Le pouvoir et sa majorité : de crises en crise politique02/12/20202020Journal/medias/journalnumero/images/2020/12/2731.jpg.445x577_q85_box-0%2C104%2C1383%2C1896_crop_detail.jpg

Leur société

Le pouvoir et sa majorité : de crises en crise politique

Macron se félicitait, il y a peu, que 388 députés, une très large majorité donc, aient approuvé sa loi Sécurité globale, avec son article 24 qui interdit de fait de filmer les auteurs de violences policières.

Le parti macroniste LREM y avait rallié la droite et l’extrême droite lepéniste. Le Sénat, à droite, devait suivre…

Mais, face à la montée de la contestation, le Premier ministre a proposé qu’une commission réécrive l’article 24. Le président de l’Assemblée, Richard Ferrand, a dénoncé ce projet comme une « atteinte aux prérogatives du Parlement, qui seul écrit et vote la loi ». Et, fort du soutien des députés LREM excédés que Macron et Castex les ignorent, il a forcé ce dernier à reculer.

Xavier Bertrand, président du conseil régional des Hauts-de-France et possible rival de Macron à la présidentielle de 2022, avait soutenu cette loi.
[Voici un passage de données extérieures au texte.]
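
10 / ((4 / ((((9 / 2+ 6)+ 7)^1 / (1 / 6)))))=525 / 2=262.50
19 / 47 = 0.40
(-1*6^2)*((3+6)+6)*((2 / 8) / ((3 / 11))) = -495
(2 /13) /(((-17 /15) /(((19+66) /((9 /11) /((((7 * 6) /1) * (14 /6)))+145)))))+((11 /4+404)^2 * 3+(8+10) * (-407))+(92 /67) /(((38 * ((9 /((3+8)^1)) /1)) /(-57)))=3195856018363225 /6535384752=489008.09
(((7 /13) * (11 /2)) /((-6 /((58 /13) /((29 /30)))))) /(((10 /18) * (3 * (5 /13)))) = -231 /65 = -3.55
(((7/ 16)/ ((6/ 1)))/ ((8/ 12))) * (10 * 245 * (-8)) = -2143.75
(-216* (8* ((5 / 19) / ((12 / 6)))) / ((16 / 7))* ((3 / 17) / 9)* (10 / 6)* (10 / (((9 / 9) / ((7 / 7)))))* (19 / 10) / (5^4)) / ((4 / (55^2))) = -2541 / 34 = -74.74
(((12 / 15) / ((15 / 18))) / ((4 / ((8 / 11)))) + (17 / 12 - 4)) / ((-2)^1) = 1.20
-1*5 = -5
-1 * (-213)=213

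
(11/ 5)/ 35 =11/ 175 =0.06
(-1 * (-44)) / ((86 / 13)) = 286 / 43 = 6.65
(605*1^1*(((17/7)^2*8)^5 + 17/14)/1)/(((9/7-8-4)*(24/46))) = -122563484146754774563/4842432840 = -25310311613.27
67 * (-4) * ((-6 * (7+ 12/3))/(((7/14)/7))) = 247632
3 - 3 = 0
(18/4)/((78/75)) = 225/52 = 4.33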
Mais, comme plusieurs de ses compères de droite, du centre et de LREM, il a déclaré : « Le responsable de tout cela, c’est le président de la République (…), qui avait fait cette promesse (aux policiers) en recevant leurs syndicats. »

En quelques jours, une véritable crise politique s’est donc ajoutée à toutes les autres, sanitaire, économique, sociale, etc., dont Macron aimerait persuader l’électorat que lui seul est à même de venir à bout. Il ne suffit pas de s’afficher depuis des mois en chef de guerre présidant un Conseil de défense, de célébrer de Gaulle, de multiplier les postures sécuritaires pour éviter qu’à la tête de la majorité certains ne se mettent à jouer leur propre partition.
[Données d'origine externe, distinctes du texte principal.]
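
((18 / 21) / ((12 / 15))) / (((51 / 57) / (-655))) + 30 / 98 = -1306215 / 1666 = -784.04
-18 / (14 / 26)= -234 / 7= -33.43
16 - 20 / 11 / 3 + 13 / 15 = 2683 / 165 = 16.26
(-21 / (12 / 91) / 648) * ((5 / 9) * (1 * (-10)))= 15925 / 11664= 1.37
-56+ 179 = 123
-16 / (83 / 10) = -160 / 83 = -1.93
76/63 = 1.21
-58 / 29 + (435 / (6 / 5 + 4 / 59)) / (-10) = -27161 / 748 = -36.31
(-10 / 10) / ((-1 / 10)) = 10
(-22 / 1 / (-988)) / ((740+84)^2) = 11 / 335414144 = 0.00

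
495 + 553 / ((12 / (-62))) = -14173 / 6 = -2362.17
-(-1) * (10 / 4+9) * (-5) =-115 / 2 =-57.50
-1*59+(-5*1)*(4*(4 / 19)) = -1201 / 19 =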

La division des tâches pour flatter différents électorats et fractions de l’appareil étatique est orchestrée par Macron lui-même. Pour cajoler la police, indispensable pour réprimer d’inévitables réactions des travailleurs, et pour ne pas laisser à Marine Le Pen le monopole de l’électorat réactionnaire, il a besoin d’un Darmanin, préposé à caresser les policiers dans le sens du poil, « quoi qu’il en coûte ». Celui-ci leur promet donc une loi qui, sur le plan juridique, ne les protège pas plus que l’attirail déjà existant. Mais cette loi, censée rapporter des voix à Macron, peut aussi lui créer des problèmes. En effet les entraves qu’elle lève chez les policiers et, à l’opposé, le rejet qu’elle suscite dans une large fraction de la population, gênent ses tentatives pour durcir les institutions et leur fonctionnement.

Alors, Macron essaie de gérer cette nouvelle crise en sortant quelques gadgets de son chapeau : en disant qu’on va améliorer la formation des policiers ; qu’on va rendre indépendante – de qui, de quoi, comment ? – l’Inspection générale de la police, censée réprimer les comportements violents ou racistes des policiers ; en remaniant au Parlement l’article 24… Il lui faut aussi ménager les caciques de sa majorité – les Castex, Ferrand, Darmanin, Dupont-Moretti et autres Bayrou –, en prenant garde de ne pas s’aliéner les policiers, alors que ceux qu’indignent les violences des forces dites de l’ordre, autrement dit de l’ordre social des classes possédantes, sont de plus en plus nombreux.